I’ve been doing a large system monitoring project the past month and have setup a centralized monitoring solution that tracks over 800 servers using Nagios.
as part of that we established multiple trending reports and taught the network operations center support staff how to run various tools in LInux for server monitoring (Most of the NOC staff at this company is MS Centric with limited exposure to linux.)
These commands should be well known to anyone doing linux system administration. If you manage Linux servers and aren’t familiar with any of the commands on this list you should spend some time playing with the various options of these tools, knowing what they can do and knowing how to use them can be very useful in troubleshooting a system issue.

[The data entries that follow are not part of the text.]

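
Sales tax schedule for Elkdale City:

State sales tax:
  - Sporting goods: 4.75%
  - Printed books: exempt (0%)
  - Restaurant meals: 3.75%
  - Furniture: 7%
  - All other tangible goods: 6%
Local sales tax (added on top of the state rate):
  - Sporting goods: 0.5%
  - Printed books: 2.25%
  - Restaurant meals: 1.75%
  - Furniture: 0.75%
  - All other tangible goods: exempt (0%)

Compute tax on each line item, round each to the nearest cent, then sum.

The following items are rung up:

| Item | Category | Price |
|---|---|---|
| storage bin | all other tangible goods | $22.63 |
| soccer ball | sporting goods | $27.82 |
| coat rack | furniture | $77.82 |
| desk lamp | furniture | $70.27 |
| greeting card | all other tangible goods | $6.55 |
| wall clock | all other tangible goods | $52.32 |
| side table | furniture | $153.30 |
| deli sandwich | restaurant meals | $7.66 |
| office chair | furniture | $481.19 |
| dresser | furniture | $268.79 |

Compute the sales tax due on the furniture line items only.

$81.48

Coat rack $77.82: furniture → 7% + 0.75% local = 7.75% → $6.03
Desk lamp $70.27: furniture → 7% + 0.75% local = 7.75% → $5.45
Side table $153.30: furniture → 7% + 0.75% local = 7.75% → $11.88
Office chair $481.19: furniture → 7% + 0.75% local = 7.75% → $37.29
Dresser $268.79: furniture → 7% + 0.75% local = 7.75% → $20.83
Tax on furniture = $6.03 + $5.45 + $11.88 + $37.29 + $20.83 = $81.48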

the commands we covered are:
top – which provides a dynamic real-time view of running processes. By default, it displays the most CPU-intensive tasks running on the server and updates the list every five seconds.
vmstat – reports information about processes, memory, paging, IO, traps and CPU activity
w – displays who is online (logged in) and reports what they are doing
uptime – reports how long the system has been running
ps – displays running processes
free – Displays total free and used physical and swap memory
iostat – repots statistics on i/o
sar – collects and reports on system activity
mpstat –multiprocessor statistics
pmap – Pricess memory usage
netstat – Network Statistics
ss – network statistics
iptraf – IP Lan Monitor (real time network statistics)

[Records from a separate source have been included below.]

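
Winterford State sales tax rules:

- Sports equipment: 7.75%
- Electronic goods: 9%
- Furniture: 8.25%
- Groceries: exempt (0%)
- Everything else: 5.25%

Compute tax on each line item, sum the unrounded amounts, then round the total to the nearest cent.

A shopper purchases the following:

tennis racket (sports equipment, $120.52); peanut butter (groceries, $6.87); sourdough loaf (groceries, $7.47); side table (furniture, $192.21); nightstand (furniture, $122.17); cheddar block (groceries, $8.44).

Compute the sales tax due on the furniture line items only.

$25.94

Side table $192.21: furniture → 8.25% → $15.857325
Nightstand $122.17: furniture → 8.25% → $10.079025
Tax on furniture: unrounded sum = $25.93635 → $25.94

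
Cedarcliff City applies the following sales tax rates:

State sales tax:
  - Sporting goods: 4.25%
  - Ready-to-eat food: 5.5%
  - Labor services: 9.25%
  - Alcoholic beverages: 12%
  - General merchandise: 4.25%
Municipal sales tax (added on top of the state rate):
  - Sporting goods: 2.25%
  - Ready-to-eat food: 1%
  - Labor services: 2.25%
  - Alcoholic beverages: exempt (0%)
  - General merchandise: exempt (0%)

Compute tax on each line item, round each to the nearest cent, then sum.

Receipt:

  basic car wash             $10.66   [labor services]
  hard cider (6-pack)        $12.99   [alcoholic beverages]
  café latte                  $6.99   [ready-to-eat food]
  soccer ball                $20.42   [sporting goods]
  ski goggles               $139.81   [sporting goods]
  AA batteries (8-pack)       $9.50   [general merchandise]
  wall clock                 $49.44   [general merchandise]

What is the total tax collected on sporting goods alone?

$10.42

Soccer ball $20.42: sporting goods → 4.25% + 2.25% municipal = 6.5% → $1.33
Ski goggles $139.81: sporting goods → 4.25% + 2.25% municipal = 6.5% → $9.09
Tax on sporting goods = $1.33 + $9.09 = $10.42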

tcpdump – command line packet dump utility for network analysis
strace – system calls trace – useful for debugging
nmap – much much more than just a port scanner –
cacti – web based monitoring tool
ntop – Network Top – displays the top network users
htop – enhanced version of top -
vnstat – console based network traffic monitor
wireshark – the best protocol analyzer around
nagios – Open Source enterprise System Monitor - look for several articles coming soon on the use of nagios.

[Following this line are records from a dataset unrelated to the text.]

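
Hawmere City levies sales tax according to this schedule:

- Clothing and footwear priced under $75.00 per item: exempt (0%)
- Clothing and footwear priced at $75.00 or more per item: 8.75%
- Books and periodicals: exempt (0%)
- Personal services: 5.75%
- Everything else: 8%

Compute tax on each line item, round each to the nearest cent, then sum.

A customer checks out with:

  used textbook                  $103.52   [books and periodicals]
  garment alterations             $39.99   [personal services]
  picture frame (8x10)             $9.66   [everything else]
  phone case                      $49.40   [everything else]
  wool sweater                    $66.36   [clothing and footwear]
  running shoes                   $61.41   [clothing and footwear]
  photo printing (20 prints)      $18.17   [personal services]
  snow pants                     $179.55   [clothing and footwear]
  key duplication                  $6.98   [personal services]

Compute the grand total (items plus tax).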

dstat – combines the output from vmstat, iostat, ifstat, netstat and other tools –
powertop – monitors power consumption of application based on how much time the cpu stays in low power mode vs. Turbo Modes – requires acpi
whowatch – basically shows who is logged in and what they are doing in real time (similar to ‘w’ but it continuously updates)
dtrace – DTrace can be used to get a global overview of a running system, such as the amount of memory, CPU time, filesystem and network resources used by the active processes. It can also provide much more fine-grained information, such as a log of the arguments with which a specific function is being called, or a list of the processes accessing a specific file.